On Sat, Jul 26, 2014 at 08:56:13PM +0200, u-igbb@...ey.se wrote:
> I apparently missed the discussions which led to this policy,
> sorry if I am beating a dead horse:

The original locale plan was based on the principle that the whole
locale system in C/POSIX is poorly designed, but that it's still the
basis for supporting native-language interfaces in software, and thus
that musl should eventually have the minimal locale support necessary
for enabling such usage. Using the locale system as a means for
arbitrary non-essential customization, support for legacy character
encodings, etc. is outside the scope of that.

> To prevent users from shooting themselves in the foot looks
> considerate. Personally I would nevertheless prefer to have a possibility
> to influence the radix dot character, at least as a locale variant
> and take the consequences.
> 
> If anybody else feels for using "," than so be it in the corresponding
> locale, as the default or as a variant - how much would it cost?
> 
> The generally "most international" locale I am aware of (eo_ZZ) happens
> to need ",". If your population numbers are correct, this seems to be
> a proper choice too - modulo broken locale use/deployment.
> 
> Actually I very much dislike software which expects that it knows my
> situation better than myself and prevents me from doing what I need.

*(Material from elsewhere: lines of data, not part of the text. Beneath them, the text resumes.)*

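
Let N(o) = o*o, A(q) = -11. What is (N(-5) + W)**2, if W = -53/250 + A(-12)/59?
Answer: 131676814129/217562500 ≈ 605.24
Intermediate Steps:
N(o) = o**2
W = -5877/14750 (W = -53/250 - 11/59 = -5877/14750 ≈ -0.39844)
(N(-5) + W)**2 = ((-5)**2 - 5877/14750)**2 = (25 - 5877/14750)**2 = (362873/14750)**2 = 131676814129/217562500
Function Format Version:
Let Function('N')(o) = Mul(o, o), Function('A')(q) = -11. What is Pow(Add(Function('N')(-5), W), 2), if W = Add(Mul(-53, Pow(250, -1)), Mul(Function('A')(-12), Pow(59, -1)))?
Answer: Rational(131676814129, 217562500) ≈ 605.24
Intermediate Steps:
Function('N')(o) = Pow(o, 2)
W = Rational(-5877, 14750) (W = Add(Mul(-53, Pow(250, -1)), Mul(-11, Pow(59, -1))) = Add(Mul(-53, Rational(1, 250)), Mul(-11, Rational(1, 59))) = Add(Rational(-53, 250), Rational(-11, 59)) = Rational(-5877, 14750) ≈ -0.39844)
Pow(Add(Function('N')(-5), W), 2) = Pow(Add(Pow(-5, 2), Rational(-5877, 14750)), 2) = Pow(Add(25, Rational(-5877, 14750)), 2) = Pow(Rational(362873, 14750), 2) = Rational(131676814129, 217562500)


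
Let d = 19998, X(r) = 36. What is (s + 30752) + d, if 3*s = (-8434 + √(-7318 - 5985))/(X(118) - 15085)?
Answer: 2291218684/45147 - I*√13303/45147 ≈ 50750.0 - 0.0025547*I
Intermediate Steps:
s = 8434/45147 - I*√13303/45147 (s = ((-8434 + √(-7318 - 5985))/(36 - 15085))/3 = ((-8434 + √(-13303))/(-15049))/3 = ((-8434 + I*√13303)*(-1/15049))/3 = (8434/15049 - I*√13303/15049)/3 = 8434/45147 - I*√13303/45147 ≈ 0.18681 - 0.0025547*I)
(s + 30752) + d = ((8434/45147 - I*√13303/45147) + 30752) + 19998 = (1388368978/45147 - I*√13303/45147) + 19998 = 2291218684/45147 - I*√13303/45147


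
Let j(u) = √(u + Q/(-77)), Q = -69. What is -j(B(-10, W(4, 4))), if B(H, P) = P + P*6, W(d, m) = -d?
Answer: -I*√160699/77 ≈ -5.2061*I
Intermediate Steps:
B(H, P) = 7*P (B(H, P) = P + 6*P = 7*P)
j(u) = √(69/77 + u) (j(u) = √(u - 69/(-77)) = √(u - 69*(-1/77)) = √(u + 69/77) = √(69/77 + u))
-j(B(-10, W(4, 4))) = -√(5313 + 5929*(7*(-1*4)))/77 = -√(5313 + 5929*(7*(-4)))/77 = -√(5313 + 5929*(-28))/77 = -√(5313 - 166012)/77 = -√(-160699)/77 = -I*√160699/77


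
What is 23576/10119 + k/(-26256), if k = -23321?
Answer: 284998885/88561488 ≈ 3.2181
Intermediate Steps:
23576/10119 + k/(-26256) = 23576/10119 - 23321/(-26256) = 23576*(1/10119) - 23321*(-1/26256) = 23576/10119 + 23321/26256 = 284998885/88561488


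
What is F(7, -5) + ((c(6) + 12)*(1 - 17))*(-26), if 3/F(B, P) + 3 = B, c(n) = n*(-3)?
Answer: -9981/4 ≈ -2495.3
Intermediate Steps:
c(n) = -3*n
F(B, P) = 3/(-3 + B)
F(7, -5) + ((c(6) + 12)*(1 - 17))*(-26) = 3/(-3 + 7) + ((-3*6 + 12)*(1 - 17))*(-26) = 3/4 + ((-18 + 12)*(-16))*(-26) = 3*(1/4) - 6*(-16)*(-26) = 3/4 + 96*(-26) = 3/4 - 2496 = -9981/4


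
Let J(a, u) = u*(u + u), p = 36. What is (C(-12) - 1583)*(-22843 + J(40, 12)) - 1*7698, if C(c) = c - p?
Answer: 36779507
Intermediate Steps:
J(a, u) = 2*u² (J(a, u) = u*(2*u) = 2*u²)
C(c) = -36 + c (C(c) = c - 1*36 = c - 36 = -36 + c)
(C(-12) - 1583)*(-22843 + J(40, 12)) - 1*7698 = ((-36 - 12) - 1583)*(-22843 + 2*12²) - 1*7698 = (-48 - 1583)*(-22843 + 2*144) - 7698 = -1631*(-22843 + 288) - 7698 = -1631*(-22555) - 7698 = 36787205 - 7698 = 36779507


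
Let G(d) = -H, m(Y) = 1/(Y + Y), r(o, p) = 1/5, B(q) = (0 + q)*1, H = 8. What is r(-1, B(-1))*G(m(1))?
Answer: -8/5 ≈ -1.6000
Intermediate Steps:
B(q) = q (B(q) = q*1 = q)
r(o, p) = ⅕
m(Y) = 1/(2*Y)
G(d) = -8 (G(d) = -1*8 = -8)
r(-1, B(-1))*G(m(1)) = (⅕)*(-8) = -8/5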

And what about character encoding? Should we also support Latin-1? Or
ISO-2022? One thing I don't like about how the whole locale discussion
has gone is that, once one one thing is added, demands for more and
more things that have much higher implementation and maintenance
costs, good technical reasons not to provide, and less and less
practical benefit, keep popping up. Radix points is definitely such an
item where the cost (in terms of bug/security risks, code size, making
state-free code stateful, maintenance, and just plain being ugly, ...)
is relatively high and the benefits are near-zero.